Libyan dictator Moammar Khadafy — accompanied by 40 female bodyguards — began a bizarre four-day visit to Rome yesterday, brazenly wearing a photo of a guerrilla leader hanged by Italy nearly 80 years ago.

Khadafy was warmly greeted by Prime Minister Silvio Berlusconi in a red-carpet welcoming ceremony designed to promote the improving relations between oil-rich Libya and Italy.

But Khadafy, looking haggard in full military dress, pointedly wore a photo on his chest showing legendary Libyan resistance fight Omar Mukhtar chained by his Italian captors.

Mukhtar, who was played by Anthony Quinn in a 1981 movie, “Lion of the Desert,” fought Italy’s occupation of Libya until he was executed in 1931.

Berlusconi, who’s under severe criticism for hosting Khadafy in view of his history of human rights abuses and support for terrorism, shrugged off the past. “A long, painful chapter with Libya has been closed,” he told reporters at the airport.

Khadafy said: “I praise this generation of Italians for having resolved the issues of the past with great courage.”

As Khadafy left for a state lunch with Italian President Giorgio Napolitano, his 300-person entourage pitched his tent — literally — in Rome’s Villa Doria Pamphili park.

Officials said Khadafy was proud of his nomadic heritage and would meet visitors in the huge, Bedouin-style tent in the park.

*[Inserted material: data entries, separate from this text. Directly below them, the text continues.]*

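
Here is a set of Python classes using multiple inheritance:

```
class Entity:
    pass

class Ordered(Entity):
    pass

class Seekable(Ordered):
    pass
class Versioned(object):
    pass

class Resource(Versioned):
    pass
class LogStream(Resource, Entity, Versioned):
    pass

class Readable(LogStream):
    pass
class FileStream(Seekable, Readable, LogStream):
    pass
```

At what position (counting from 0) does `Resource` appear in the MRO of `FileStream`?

L[FileStream] = FileStream + merge(L[Seekable], L[Readable], L[LogStream], [Seekable Readable LogStream])
  take Seekable:  [Seekable Ordered Entity object] + [Readable LogStream Resource Entity Versioned object] + [LogStream Resource Entity Versioned object] + [Seekable Readable LogStream]
  take Ordered:  [Ordered Entity object] + [Readable LogStream Resource Entity Versioned object] + [LogStream Resource Entity Versioned object] + [Readable LogStream]
  take Readable:  [Entity object] + [Readable LogStream Resource Entity Versioned object] + [LogStream Resource Entity Versioned object] + [Readable LogStream]
  take LogStream:  [Entity object] + [LogStream Resource Entity Versioned object] + [LogStream Resource Entity Versioned object] + [LogStream]
  take Resource:  [Entity object] + [Resource Entity Versioned object] + [Resource Entity Versioned object]
  take Entity:  [Entity object] + [Entity Versioned object] + [Entity Versioned object]
  take Versioned:  [object] + [Versioned object] + [Versioned object]
  take object:  [object] + [object] + [object]
MRO: FileStream Seekable Ordered Readable LogStream Resource Entity Versioned object
Resource sits at index 5.

5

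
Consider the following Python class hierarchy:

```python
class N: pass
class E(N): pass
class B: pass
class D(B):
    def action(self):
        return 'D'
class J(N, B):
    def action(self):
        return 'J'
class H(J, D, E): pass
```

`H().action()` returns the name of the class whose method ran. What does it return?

J

L[H] = H + merge(L[J], L[D], L[E], [J D E])
  take J:  [J N B object] + [D B object] + [E N object] + [J D E]
  take D:  [N B object] + [D B object] + [E N object] + [D E]
  take E:  [N B object] + [B object] + [E N object] + [E]
  take N:  [N B object] + [B object] + [N object]
  take B:  [B object] + [B object] + [object]
  take object:  [object] + [object] + [object]
MRO: H J D E N B object
action is defined in: D, J. First along the MRO is J.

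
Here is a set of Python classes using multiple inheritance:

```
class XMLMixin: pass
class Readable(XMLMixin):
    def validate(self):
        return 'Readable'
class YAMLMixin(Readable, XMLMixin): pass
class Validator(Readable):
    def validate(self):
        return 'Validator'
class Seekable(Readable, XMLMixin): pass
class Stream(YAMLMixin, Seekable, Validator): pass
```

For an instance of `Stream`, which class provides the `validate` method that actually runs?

L[Stream] = Stream + merge(L[YAMLMixin], L[Seekable], L[Validator], [YAMLMixin Seekable Validator])
  take YAMLMixin:  [YAMLMixin Readable XMLMixin object] + [Seekable Readable XMLMixin object] + [Validator Readable XMLMixin object] + [YAMLMixin Seekable Validator]
  take Seekable:  [Readable XMLMixin object] + [Seekable Readable XMLMixin object] + [Validator Readable XMLMixin object] + [Seekable Validator]
  take Validator:  [Readable XMLMixin object] + [Readable XMLMixin object] + [Validator Readable XMLMixin object] + [Validator]
  take Readable:  [Readable XMLMixin object] + [Readable XMLMixin object] + [Readable XMLMixin object]
  take XMLMixin:  [XMLMixin object] + [XMLMixin object] + [XMLMixin object]
  take object:  [object] + [object] + [object]
MRO: Stream YAMLMixin Seekable Validator Readable XMLMixin object
validate is defined in: Readable, Validator. First along the MRO is Validator.

Validator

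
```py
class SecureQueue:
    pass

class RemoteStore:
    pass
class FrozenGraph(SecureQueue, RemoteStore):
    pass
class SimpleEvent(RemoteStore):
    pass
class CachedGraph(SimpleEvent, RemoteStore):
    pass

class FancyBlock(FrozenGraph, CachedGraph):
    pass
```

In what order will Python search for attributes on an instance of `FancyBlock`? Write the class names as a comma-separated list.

L[FancyBlock] = FancyBlock + merge(L[FrozenGraph], L[CachedGraph], [FrozenGraph CachedGraph])
  take FrozenGraph:  [FrozenGraph SecureQueue RemoteStore object] + [CachedGraph SimpleEvent RemoteStore object] + [FrozenGraph CachedGraph]
  take SecureQueue:  [SecureQueue RemoteStore object] + [CachedGraph SimpleEvent RemoteStore object] + [CachedGraph]
  take CachedGraph:  [RemoteStore object] + [CachedGraph SimpleEvent RemoteStore object] + [CachedGraph]
  take SimpleEvent:  [RemoteStore object] + [SimpleEvent RemoteStore object]
  take RemoteStore:  [RemoteStore object] + [RemoteStore object]
  take object:  [object] + [object]

FancyBlock, FrozenGraph, SecureQueue, CachedGraph, SimpleEvent, RemoteStore, object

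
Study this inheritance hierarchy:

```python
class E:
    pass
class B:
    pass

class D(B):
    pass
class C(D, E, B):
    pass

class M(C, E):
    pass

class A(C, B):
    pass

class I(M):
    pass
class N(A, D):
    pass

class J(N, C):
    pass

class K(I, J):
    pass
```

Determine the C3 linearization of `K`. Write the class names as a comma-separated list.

L[K] = K + merge(L[I], L[J], [I J])
  take I:  [I M C D E B object] + [J N A C D E B object] + [I J]
  take M:  [M C D E B object] + [J N A C D E B object] + [J]
  take J:  [C D E B object] + [J N A C D E B object] + [J]
  take N:  [C D E B object] + [N A C D E B object]
  take A:  [C D E B object] + [A C D E B object]
  take C:  [C D E B object] + [C D E B object]
  take D:  [D E B object] + [D E B object]
  take E:  [E B object] + [E B object]
  take B:  [B object] + [B object]
  take object:  [object] + [object]

K, I, M, J, N, A, C, D, E, B, object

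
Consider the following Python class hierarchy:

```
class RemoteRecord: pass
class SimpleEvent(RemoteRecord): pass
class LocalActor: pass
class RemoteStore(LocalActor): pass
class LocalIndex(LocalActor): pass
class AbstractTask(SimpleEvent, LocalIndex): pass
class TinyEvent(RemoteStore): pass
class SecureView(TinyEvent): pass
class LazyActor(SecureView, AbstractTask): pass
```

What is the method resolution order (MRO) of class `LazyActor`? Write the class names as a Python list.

[LazyActor, SecureView, TinyEvent, RemoteStore, AbstractTask, SimpleEvent, RemoteRecord, LocalIndex, LocalActor, object]

L[LazyActor] = LazyActor + merge(L[SecureView], L[AbstractTask], [SecureView AbstractTask])
  take SecureView:  [SecureView TinyEvent RemoteStore LocalActor object] + [AbstractTask SimpleEvent RemoteRecord LocalIndex LocalActor object] + [SecureView AbstractTask]
  take TinyEvent:  [TinyEvent RemoteStore LocalActor object] + [AbstractTask SimpleEvent RemoteRecord LocalIndex LocalActor object] + [AbstractTask]
  take RemoteStore:  [RemoteStore LocalActor object] + [AbstractTask SimpleEvent RemoteRecord LocalIndex LocalActor object] + [AbstractTask]
  take AbstractTask:  [LocalActor object] + [AbstractTask SimpleEvent RemoteRecord LocalIndex LocalActor object] + [AbstractTask]
  take SimpleEvent:  [LocalActor object] + [SimpleEvent RemoteRecord LocalIndex LocalActor object]
  take RemoteRecord:  [LocalActor object] + [RemoteRecord LocalIndex LocalActor object]
  take LocalIndex:  [LocalActor object] + [LocalIndex LocalActor object]
  take LocalActor:  [LocalActor object] + [LocalActor object]
  take object:  [object] + [object]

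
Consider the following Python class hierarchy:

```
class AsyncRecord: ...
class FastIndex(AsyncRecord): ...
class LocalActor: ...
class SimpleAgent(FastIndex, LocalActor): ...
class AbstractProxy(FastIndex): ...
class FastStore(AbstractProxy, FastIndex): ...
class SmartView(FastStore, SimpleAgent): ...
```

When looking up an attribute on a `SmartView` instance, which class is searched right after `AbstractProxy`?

SimpleAgent

L[SmartView] = SmartView + merge(L[FastStore], L[SimpleAgent], [FastStore SimpleAgent])
  take FastStore:  [FastStore AbstractProxy FastIndex AsyncRecord object] + [SimpleAgent FastIndex AsyncRecord LocalActor object] + [FastStore SimpleAgent]
  take AbstractProxy:  [AbstractProxy FastIndex AsyncRecord object] + [SimpleAgent FastIndex AsyncRecord LocalActor object] + [SimpleAgent]
  take SimpleAgent:  [FastIndex AsyncRecord object] + [SimpleAgent FastIndex AsyncRecord LocalActor object] + [SimpleAgent]
  take FastIndex:  [FastIndex AsyncRecord object] + [FastIndex AsyncRecord LocalActor object]
  take AsyncRecord:  [AsyncRecord object] + [AsyncRecord LocalActor object]
  take LocalActor:  [object] + [LocalActor object]
  take object:  [object] + [object]
MRO: SmartView FastStore AbstractProxy SimpleAgent FastIndex AsyncRecord LocalActor object
AbstractProxy is at position 2; next is SimpleAgent.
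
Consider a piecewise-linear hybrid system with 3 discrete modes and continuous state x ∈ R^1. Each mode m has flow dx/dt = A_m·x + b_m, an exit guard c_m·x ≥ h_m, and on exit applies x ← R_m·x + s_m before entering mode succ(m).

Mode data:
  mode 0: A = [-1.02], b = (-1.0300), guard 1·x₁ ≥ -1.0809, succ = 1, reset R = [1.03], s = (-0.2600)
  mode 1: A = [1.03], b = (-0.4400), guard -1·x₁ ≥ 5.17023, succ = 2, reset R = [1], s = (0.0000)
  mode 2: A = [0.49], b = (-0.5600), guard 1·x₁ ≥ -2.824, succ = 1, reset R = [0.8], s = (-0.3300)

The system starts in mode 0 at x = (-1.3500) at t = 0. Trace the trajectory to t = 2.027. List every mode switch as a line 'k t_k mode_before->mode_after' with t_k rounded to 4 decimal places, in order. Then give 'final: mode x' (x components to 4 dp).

1 1.5348 0->1
final: 1 -2.5621

Mode 0: guard c·x = -1.0809 hit at Δt = 1.5348 (t = 1.5348), x⁻ = (-1.0809) → reset → x⁺ = (-1.3733), jump to mode 1
Mode 1: flow for 0.4922 to horizon, guard not reached → x = (-2.5621)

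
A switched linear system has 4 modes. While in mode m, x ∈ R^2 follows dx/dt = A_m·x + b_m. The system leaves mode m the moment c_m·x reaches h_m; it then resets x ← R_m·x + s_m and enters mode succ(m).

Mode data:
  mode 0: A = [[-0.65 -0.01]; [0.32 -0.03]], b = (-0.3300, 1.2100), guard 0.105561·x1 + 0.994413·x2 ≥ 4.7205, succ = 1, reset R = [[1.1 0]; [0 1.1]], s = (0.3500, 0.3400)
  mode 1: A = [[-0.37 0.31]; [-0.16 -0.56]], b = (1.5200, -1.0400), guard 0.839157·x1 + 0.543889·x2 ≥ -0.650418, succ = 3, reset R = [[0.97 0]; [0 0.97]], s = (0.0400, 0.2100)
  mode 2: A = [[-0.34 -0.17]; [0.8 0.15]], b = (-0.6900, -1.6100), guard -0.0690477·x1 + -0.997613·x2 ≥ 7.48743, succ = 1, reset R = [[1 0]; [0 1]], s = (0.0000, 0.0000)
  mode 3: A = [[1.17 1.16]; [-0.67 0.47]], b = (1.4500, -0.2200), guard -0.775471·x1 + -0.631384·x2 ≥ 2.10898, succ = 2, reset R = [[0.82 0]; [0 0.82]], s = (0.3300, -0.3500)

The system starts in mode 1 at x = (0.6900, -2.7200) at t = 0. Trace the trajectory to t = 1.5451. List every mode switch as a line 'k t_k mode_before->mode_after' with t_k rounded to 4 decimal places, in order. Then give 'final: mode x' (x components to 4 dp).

Mode 1: guard c·x = -0.6504 hit at Δt = 0.4874 (t = 0.4874), x⁻ = (0.8894, -2.5682) → reset → x⁺ = (0.9028, -2.2811), jump to mode 3
Mode 3: guard c·x = 2.1090 hit at Δt = 0.6283 (t = 1.1157), x⁻ = (0.1772, -3.5579) → reset → x⁺ = (0.4753, -3.2675), jump to mode 2
Mode 2: flow for 0.4294 to horizon, guard not reached → x = (0.3837, -4.0484)

1 0.4874 1->3
2 1.1157 3->2
final: 2 0.3837 -4.0484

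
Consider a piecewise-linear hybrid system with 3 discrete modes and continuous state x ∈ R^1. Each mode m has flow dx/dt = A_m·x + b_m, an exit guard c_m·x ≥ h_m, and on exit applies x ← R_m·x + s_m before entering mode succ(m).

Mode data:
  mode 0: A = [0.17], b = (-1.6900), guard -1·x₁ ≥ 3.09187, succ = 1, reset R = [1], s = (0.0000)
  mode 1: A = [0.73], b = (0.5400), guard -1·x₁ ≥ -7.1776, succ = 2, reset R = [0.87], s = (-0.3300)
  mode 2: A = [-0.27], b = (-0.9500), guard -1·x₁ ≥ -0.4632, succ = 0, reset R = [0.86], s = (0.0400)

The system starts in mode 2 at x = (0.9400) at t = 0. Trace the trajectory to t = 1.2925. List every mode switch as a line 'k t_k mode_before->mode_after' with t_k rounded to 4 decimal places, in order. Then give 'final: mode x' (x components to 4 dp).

Mode 2: guard c·x = -0.4632 hit at Δt = 0.4189 (t = 0.4189), x⁻ = (0.4632) → reset → x⁺ = (0.4384), jump to mode 0
Mode 0: flow for 0.8736 to horizon, guard not reached → x = (-1.0831)

1 0.4189 2->0
final: 0 -1.0831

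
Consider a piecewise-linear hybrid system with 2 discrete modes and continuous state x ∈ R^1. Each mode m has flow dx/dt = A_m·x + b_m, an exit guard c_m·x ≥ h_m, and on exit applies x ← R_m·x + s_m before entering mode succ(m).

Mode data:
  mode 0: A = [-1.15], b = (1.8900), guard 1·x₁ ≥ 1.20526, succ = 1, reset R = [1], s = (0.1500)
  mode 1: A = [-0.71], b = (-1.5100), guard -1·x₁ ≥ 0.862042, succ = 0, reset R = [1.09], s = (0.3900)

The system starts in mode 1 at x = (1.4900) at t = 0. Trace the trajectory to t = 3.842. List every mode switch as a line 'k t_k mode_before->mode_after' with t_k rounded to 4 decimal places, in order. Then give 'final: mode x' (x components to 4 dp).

Mode 1: guard c·x = 0.8620 hit at Δt = 1.4799 (t = 1.4799), x⁻ = (-0.8620) → reset → x⁺ = (-0.5496), jump to mode 0
Mode 0: guard c·x = 1.2053 hit at Δt = 1.4003 (t = 2.8802), x⁻ = (1.2053) → reset → x⁺ = (1.3553), jump to mode 1
Mode 1: flow for 0.9618 to horizon, guard not reached → x = (-0.3678)

1 1.4799 1->0
2 2.8802 0->1
final: 1 -0.3678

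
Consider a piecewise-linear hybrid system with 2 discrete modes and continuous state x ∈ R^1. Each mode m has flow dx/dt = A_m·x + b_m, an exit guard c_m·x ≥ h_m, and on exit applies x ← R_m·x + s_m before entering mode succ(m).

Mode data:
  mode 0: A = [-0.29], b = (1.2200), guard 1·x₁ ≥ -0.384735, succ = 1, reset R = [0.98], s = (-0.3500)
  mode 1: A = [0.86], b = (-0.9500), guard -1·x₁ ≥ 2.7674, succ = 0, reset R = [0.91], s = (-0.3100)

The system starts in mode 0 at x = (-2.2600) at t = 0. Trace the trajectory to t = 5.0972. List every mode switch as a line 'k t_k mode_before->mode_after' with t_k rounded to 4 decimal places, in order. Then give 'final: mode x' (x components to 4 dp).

Mode 0: guard c·x = -0.3847 hit at Δt = 1.1809 (t = 1.1809), x⁻ = (-0.3847) → reset → x⁺ = (-0.7270), jump to mode 1
Mode 1: guard c·x = 2.7674 hit at Δt = 0.8704 (t = 2.0513), x⁻ = (-2.7674) → reset → x⁺ = (-2.8283), jump to mode 0
Mode 0: guard c·x = -0.3847 hit at Δt = 1.4714 (t = 3.5227), x⁻ = (-0.3847) → reset → x⁺ = (-0.7270), jump to mode 1
Mode 1: guard c·x = 2.7674 hit at Δt = 0.8704 (t = 4.3931), x⁻ = (-2.7674) → reset → x⁺ = (-2.8283), jump to mode 0
Mode 0: flow for 0.7041 to horizon, guard not reached → x = (-1.5289)

1 1.1809 0->1
2 2.0513 1->0
3 3.5227 0->1
4 4.3931 1->0
final: 0 -1.5289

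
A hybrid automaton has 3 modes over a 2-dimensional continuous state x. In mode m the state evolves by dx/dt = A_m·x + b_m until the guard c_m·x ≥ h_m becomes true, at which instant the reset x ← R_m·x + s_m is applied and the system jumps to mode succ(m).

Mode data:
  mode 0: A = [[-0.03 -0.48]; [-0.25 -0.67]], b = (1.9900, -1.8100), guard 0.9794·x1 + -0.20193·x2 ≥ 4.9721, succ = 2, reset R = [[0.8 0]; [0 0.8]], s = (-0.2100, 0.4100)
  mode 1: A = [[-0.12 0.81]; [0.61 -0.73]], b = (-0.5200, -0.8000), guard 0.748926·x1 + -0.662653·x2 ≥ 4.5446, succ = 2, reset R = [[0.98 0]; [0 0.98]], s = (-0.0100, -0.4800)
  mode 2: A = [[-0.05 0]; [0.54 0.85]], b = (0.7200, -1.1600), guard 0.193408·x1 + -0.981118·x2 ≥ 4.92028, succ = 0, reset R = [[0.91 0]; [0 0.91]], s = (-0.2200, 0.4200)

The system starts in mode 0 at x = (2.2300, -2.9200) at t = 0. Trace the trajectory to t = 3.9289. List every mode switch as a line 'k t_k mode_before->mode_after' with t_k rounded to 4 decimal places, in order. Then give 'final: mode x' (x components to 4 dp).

1 0.6432 0->2
2 1.7378 2->0
3 2.0227 0->2
4 2.9225 2->0
5 3.2418 0->2
final: 2 3.6347 -3.7753

Mode 0: guard c·x = 4.9721 hit at Δt = 0.6432 (t = 0.6432), x⁻ = (4.3992, -3.2859) → reset → x⁺ = (3.3094, -2.2187), jump to mode 2
Mode 2: guard c·x = 4.9203 hit at Δt = 1.0946 (t = 1.7378), x⁻ = (3.9000, -4.2462) → reset → x⁺ = (3.3290, -3.4440), jump to mode 0
Mode 0: guard c·x = 4.9721 hit at Δt = 0.2849 (t = 2.0227), x⁻ = (4.3417, -3.5646) → reset → x⁺ = (3.2634, -2.4417), jump to mode 2
Mode 2: guard c·x = 4.9203 hit at Δt = 0.8998 (t = 2.9225), x⁻ = (3.7533, -4.2751) → reset → x⁺ = (3.1955, -3.4703), jump to mode 0
Mode 0: guard c·x = 4.9721 hit at Δt = 0.3194 (t = 3.2418), x⁻ = (4.3356, -3.5943) → reset → x⁺ = (3.2585, -2.4654), jump to mode 2
Mode 2: flow for 0.6871 to horizon, guard not reached → x = (3.6347, -3.7753)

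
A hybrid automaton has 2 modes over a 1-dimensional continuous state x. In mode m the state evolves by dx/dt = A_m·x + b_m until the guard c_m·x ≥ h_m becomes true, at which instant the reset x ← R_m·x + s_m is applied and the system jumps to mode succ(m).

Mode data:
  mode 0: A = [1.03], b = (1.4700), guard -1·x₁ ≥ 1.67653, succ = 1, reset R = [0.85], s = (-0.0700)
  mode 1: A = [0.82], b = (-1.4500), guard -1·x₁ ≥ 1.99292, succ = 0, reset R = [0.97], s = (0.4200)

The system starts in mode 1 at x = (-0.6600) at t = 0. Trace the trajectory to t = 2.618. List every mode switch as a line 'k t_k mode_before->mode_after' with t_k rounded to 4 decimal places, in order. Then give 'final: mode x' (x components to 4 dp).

1 0.5336 1->0
2 1.5677 0->1
3 1.7408 1->0
final: 0 -1.6393

Mode 1: guard c·x = 1.9929 hit at Δt = 0.5336 (t = 0.5336), x⁻ = (-1.9929) → reset → x⁺ = (-1.5131), jump to mode 0
Mode 0: guard c·x = 1.6765 hit at Δt = 1.0341 (t = 1.5677), x⁻ = (-1.6765) → reset → x⁺ = (-1.4951), jump to mode 1
Mode 1: guard c·x = 1.9929 hit at Δt = 0.1732 (t = 1.7408), x⁻ = (-1.9929) → reset → x⁺ = (-1.5131), jump to mode 0
Mode 0: flow for 0.8772 to horizon, guard not reached → x = (-1.6393)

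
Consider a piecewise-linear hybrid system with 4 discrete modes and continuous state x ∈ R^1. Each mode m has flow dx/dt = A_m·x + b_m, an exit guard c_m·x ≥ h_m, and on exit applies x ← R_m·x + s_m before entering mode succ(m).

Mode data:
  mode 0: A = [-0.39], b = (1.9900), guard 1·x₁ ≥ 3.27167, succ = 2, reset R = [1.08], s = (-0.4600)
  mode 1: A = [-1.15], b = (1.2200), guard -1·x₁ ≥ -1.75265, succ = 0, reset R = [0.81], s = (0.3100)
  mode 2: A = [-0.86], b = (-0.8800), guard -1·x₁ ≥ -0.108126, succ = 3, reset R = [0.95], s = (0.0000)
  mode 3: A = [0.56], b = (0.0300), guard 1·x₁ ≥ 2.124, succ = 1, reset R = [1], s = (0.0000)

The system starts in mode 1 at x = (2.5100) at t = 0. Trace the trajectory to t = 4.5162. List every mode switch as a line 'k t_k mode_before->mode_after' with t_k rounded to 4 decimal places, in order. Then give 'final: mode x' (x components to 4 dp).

Mode 1: guard c·x = -1.7527 hit at Δt = 0.6430 (t = 0.6430), x⁻ = (1.7527) → reset → x⁺ = (1.7296), jump to mode 0
Mode 0: guard c·x = 3.2717 hit at Δt = 1.5666 (t = 2.2096), x⁻ = (3.2717) → reset → x⁺ = (3.0734), jump to mode 2
Mode 2: guard c·x = -0.1081 hit at Δt = 1.4962 (t = 3.7058), x⁻ = (0.1081) → reset → x⁺ = (0.1027), jump to mode 3
Mode 3: flow for 0.8104 to horizon, guard not reached → x = (0.1925)

1 0.6430 1->0
2 2.2096 0->2
3 3.7058 2->3
final: 3 0.1925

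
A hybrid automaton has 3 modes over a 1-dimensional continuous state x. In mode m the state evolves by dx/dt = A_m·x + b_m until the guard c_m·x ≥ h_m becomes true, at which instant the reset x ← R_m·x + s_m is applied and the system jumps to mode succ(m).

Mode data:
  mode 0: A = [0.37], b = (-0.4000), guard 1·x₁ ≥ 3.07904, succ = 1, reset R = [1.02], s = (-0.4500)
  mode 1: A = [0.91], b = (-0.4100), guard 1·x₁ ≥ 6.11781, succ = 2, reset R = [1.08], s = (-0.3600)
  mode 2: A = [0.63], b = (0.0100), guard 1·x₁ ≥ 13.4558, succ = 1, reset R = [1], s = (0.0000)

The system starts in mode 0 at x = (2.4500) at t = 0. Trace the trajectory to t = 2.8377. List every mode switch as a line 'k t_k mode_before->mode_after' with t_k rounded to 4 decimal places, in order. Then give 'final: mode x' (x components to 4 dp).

1 1.0219 0->1
2 2.0419 1->2
final: 2 10.3242

Mode 0: guard c·x = 3.0790 hit at Δt = 1.0219 (t = 1.0219), x⁻ = (3.0790) → reset → x⁺ = (2.6906), jump to mode 1
Mode 1: guard c·x = 6.1178 hit at Δt = 1.0200 (t = 2.0419), x⁻ = (6.1178) → reset → x⁺ = (6.2472), jump to mode 2
Mode 2: flow for 0.7958 to horizon, guard not reached → x = (10.3242)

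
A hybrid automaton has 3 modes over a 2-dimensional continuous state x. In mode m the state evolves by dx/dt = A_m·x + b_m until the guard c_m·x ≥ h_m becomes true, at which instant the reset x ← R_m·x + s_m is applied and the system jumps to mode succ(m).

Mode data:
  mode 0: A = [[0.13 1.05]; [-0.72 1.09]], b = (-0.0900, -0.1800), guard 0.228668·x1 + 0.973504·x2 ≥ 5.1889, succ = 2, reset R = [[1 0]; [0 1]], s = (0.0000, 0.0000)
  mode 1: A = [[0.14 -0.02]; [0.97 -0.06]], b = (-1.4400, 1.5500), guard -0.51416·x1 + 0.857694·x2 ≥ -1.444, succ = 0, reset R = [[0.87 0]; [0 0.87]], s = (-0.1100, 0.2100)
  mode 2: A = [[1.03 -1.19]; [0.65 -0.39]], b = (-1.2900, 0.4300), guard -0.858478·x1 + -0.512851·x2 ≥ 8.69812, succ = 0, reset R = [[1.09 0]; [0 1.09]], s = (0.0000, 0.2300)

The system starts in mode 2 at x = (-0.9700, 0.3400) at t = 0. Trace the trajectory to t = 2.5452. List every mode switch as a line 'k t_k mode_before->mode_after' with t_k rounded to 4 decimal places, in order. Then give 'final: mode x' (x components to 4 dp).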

Khadafy’s itinerary includes:

* A potentially explosive meeting tomorrow with 700 women who are prominent in Italian business, culture and politics. The get-together at a Rome concert hall will be hosted by Maxim model Mara Carfagna, who was named appointed minister of equal opportunities last year by Berlusconi.

Khadafy, 67, had a similar meeting in 2007 in Paris when he said he wanted to “save European women.”

* A meeting with some of the estimated 6,000 Jews who were expelled from Libya after Israel’s victory in the 1967 Six-Day War. Officials said it was arranged in the spirit of “reconciliation.”

But the head of Rome’s Jewish community, Riccardo Pacifici, doubted Khadafy’s sincerity — because the Libyans want the meeting to be held on Saturday morning, on the Jewish Sabbath.

* Another “reconciliation” meeting on Saturday with some of the 20,000 Italians he kicked out of Libya in 1970, a year after he became a military dictator. The expelled Italians are seeking more than $400 million as compensation.

Khadafy is also being given the rare honor of addressing the Italian Senate.

Ties between the nations improved last year when Italy agreed to compensate Libya for the 1911-1943 occupation with a $5 billion package.